The company sees agentic AI as invisible to the user, who just tells the robot what to do, said Chi. One agent might get data from the world, while another might break down tasks or spawn new agents.
“We like the scene in Iron Man where the robot just follows instructions and passes Tony Stark tools,” Chi recalled. “It was fiction before, but it’s coming to life now, thanks to generative AI.”
“Currently, most robots have to be programmed to do a specific thing, so you need integrators,” he added. “That has been the case since these robots were invented decades ago. But now, you can repurpose a robot more easily today and tell it what to do.”
Mbodi AI’s interface abstracts some of the control layer, bringing it together with vision for object detection and path planning, for a more generalized intelligence, explained Chi.

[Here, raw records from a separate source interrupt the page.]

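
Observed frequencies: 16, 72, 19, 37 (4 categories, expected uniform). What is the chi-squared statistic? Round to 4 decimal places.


chi2 = sum((O-E)^2/E), E = total/4
total = 144, E = 144/4 = 36
(16 - 36)^2 / 36 = 400 / 36 = 100/9 ≈ 11.111111
(72 - 36)^2 / 36 = 1296 / 36 = 36
(19 - 36)^2 / 36 = 289 / 36 = 289/36 ≈ 8.027778
(37 - 36)^2 / 36 = 1 / 36 = 1/36 ≈ 0.027778
chi2 = 331/6 ≈ 55.166667

55.1667


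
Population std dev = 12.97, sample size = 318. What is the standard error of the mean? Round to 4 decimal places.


SE = sigma / sqrt(n)
sqrt(318) ≈ 17.832555
SE = 12.97 / 17.832555 ≈ 0.727321

0.7273


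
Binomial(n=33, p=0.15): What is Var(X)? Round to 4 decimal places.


Var = n*p*(1-p) = 33 * 0.15 * 0.85 = 4.2075

4.2075


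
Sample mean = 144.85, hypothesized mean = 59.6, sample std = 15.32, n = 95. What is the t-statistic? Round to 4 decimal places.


t = (xbar - mu0) / (s/sqrt(n))
xbar - mu0 = 144.85 - 59.6 = 85.25
sqrt(95) ≈ 9.74679434
s/sqrt(n) = 15.32 / 9.74679434 ≈ 1.57179884
t = 85.25 / 1.57179884 ≈ 54.237220

54.2372


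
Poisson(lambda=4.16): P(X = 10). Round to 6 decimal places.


P = e^(-lam) * lam^k / k!
e^(-4.16) ≈ 0.01560756
lam^k = 4.16^10 ≈ 1552148.631303
k! = 10! = 3628800
P = 0.01560756 * 1552148.631303 / 3628800 ≈ 0.006676

0.006676


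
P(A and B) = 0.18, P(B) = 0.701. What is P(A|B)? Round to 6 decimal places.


P(A|B) = P(A and B) / P(B) = 0.18 / 0.701 = 180/701 ≈ 0.25677603

0.256776


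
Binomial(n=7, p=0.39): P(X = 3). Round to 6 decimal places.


P = C(n,k) * p^k * (1-p)^(n-k)
C(7,3) = 35
p^k = 0.39^3 = 0.059319
(1-p)^(n-k) = 0.61^4 ≈ 0.1384584
P = 35 * 0.059319 * 0.1384584 ≈ 0.287463

0.287463


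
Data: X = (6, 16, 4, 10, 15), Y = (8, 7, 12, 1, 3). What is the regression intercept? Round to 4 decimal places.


a = ybar - b*xbar, where b = sum((xi-xbar)(yi-ybar)) / sum((xi-xbar)^2)
n = 5, xbar = 51/5 = 10.2, ybar = 31/5 = 6.2
Sxy = sum((xi-xbar)(yi-ybar)) = -53.2
Sxx = sum((xi-xbar)^2) = 112.8
b = Sxy / Sxx = -133/282 ≈ -0.471631
a = 6.2 - (-0.471631) * 10.2 = 1035/94 ≈ 11.010638

11.0106


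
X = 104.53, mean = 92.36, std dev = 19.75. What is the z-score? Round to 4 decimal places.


z = (X - mu) / sigma
X - mu = 104.53 - 92.36 = 12.17
z = 12.17 / 19.75 = 1217/1975 ≈ 0.616203

0.6162


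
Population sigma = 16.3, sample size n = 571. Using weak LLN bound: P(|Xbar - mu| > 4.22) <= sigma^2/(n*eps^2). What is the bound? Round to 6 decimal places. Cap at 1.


bound = min(1, sigma^2/(n*eps^2))
sigma^2 = 16.3^2 = 265.69
n*eps^2 = 571 * 4.22^2 = 571 * 17.8084 = 10168.5964
sigma^2/(n*eps^2) = 265.69 / 10168.5964 ≈ 0.02612848

0.026128


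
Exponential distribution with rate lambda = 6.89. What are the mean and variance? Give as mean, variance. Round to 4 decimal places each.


mean = 1/lam, var = 1/lam^2
mean = 1 / 6.89 = 100/689 ≈ 0.145138
lam^2 = 6.89^2 = 47.4721
var = 1 / 47.4721 ≈ 0.021065

0.1451, 0.0211


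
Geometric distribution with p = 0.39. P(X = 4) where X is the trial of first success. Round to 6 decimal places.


P = (1-p)^(k-1) * p
(1-p)^(k-1) = 0.61^3 = 0.226981
P = 0.226981 * 0.39 = 0.08852259

0.088523


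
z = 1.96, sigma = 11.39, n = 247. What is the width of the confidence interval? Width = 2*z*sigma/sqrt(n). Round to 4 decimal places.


width = 2*z*sigma/sqrt(n)
2*z*sigma = 2 * 1.96 * 11.39 = 44.6488
sqrt(247) ≈ 15.716234
width = 44.6488 / 15.716234 ≈ 2.840935

2.8409


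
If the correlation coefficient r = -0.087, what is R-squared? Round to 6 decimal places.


R^2 = r^2 = (-0.087)^2 = 0.007569

0.007569


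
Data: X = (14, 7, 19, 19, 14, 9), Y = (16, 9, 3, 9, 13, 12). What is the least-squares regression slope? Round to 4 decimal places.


b = sum((xi-xbar)(yi-ybar)) / sum((xi-xbar)^2)
n = 6, xbar = 82/6 = 41/3 ≈ 13.666667, ybar = 62/6 = 31/3 ≈ 10.333333
Sxy = sum((xi-xbar)(yi-ybar)) = -127/3 ≈ -42.333333
Sxx = sum((xi-xbar)^2) = 370/3 ≈ 123.333333
b = Sxy / Sxx = -127/370 ≈ -0.343243

-0.3432


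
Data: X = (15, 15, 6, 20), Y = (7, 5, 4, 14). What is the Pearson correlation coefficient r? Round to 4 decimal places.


r = sum((xi-xbar)(yi-ybar)) / sqrt(sum((xi-xbar)^2) * sum((yi-ybar)^2))
n = 4, xbar = 56/4 = 14, ybar = 30/4 = 7.5
Sxy = sum((xi-xbar)(yi-ybar)) = 64
Sxx = sum((xi-xbar)^2) = 102
Syy = sum((yi-ybar)^2) = 61
sqrt(Sxx*Syy) ≈ 78.879655
r = Sxy / sqrt(Sxx*Syy) = 64 / 78.879655 ≈ 0.811363

0.8114


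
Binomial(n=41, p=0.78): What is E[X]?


E[X] = n*p = 41 * 0.78 = 31.98

31.98


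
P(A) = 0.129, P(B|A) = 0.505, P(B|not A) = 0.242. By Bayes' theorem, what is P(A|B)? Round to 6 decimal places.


P(A|B) = P(B|A)*P(A) / P(B), P(B) = P(B|A)*P(A) + P(B|not A)*P(not A)
P(B|A)*P(A) = 0.505 * 0.129 = 0.065145
P(B|not A)*P(not A) = 0.242 * 0.871 = 0.210782
P(B) = 0.065145 + 0.210782 = 0.275927
P(A|B) = 0.065145 / 0.275927 ≈ 0.23609505

0.236095


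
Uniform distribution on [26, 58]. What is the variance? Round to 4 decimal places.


Var = (b-a)^2 / 12
(b-a)^2 = (58 - 26)^2 = 1024
Var = 1024/12 ≈ 85.333333

85.3333


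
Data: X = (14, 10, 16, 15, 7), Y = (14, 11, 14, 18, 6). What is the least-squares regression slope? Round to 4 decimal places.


b = sum((xi-xbar)(yi-ybar)) / sum((xi-xbar)^2)
n = 5, xbar = 62/5 = 12.4, ybar = 63/5 = 12.6
Sxy = sum((xi-xbar)(yi-ybar)) = 60.8
Sxx = sum((xi-xbar)^2) = 57.2
b = Sxy / Sxx = 152/143 ≈ 1.062937

1.0629


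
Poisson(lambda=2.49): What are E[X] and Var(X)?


E[X] = Var(X) = lambda = 2.49

2.49, 2.49


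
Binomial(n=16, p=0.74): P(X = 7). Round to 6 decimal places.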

Chi also noted that when one robot learns a task, it can share that knowledge with the entire fleet. This allows individual skills to be reused, repurposed, and adapted across machines, factories, and tasks.
AI robotics startup seeks partners
Mbodi AI said it is rolling out production deployments to customers with help from partners such as ABB Robotics. This will bring its product into real-world facilities to automate tasks that were previously too complex or costly to program.
The company said its goal is “a world where robots are as easy to teach and adapt as software, turning them into true consumer commodities, and where automation and robotics become accessible to every factory and beyond.”
As part of its Y Combinator announcement, Mbodi is looking to connect with manufacturers, systems integrators, and robot makers to solve problems that were previously out of reach for robotics.
The company is initially focusing on pick-and-place applications. Chi said he sees potential for mobile manipulation and higher levels of autonomy.
“There will be specific smaller imitation models, which will need an intelligent system layer to coordinate them. The different models will be task-specific or based on a company’s own data set,” he said. “We see our system moving toward expertise-specific VLA [vision-language-action] models.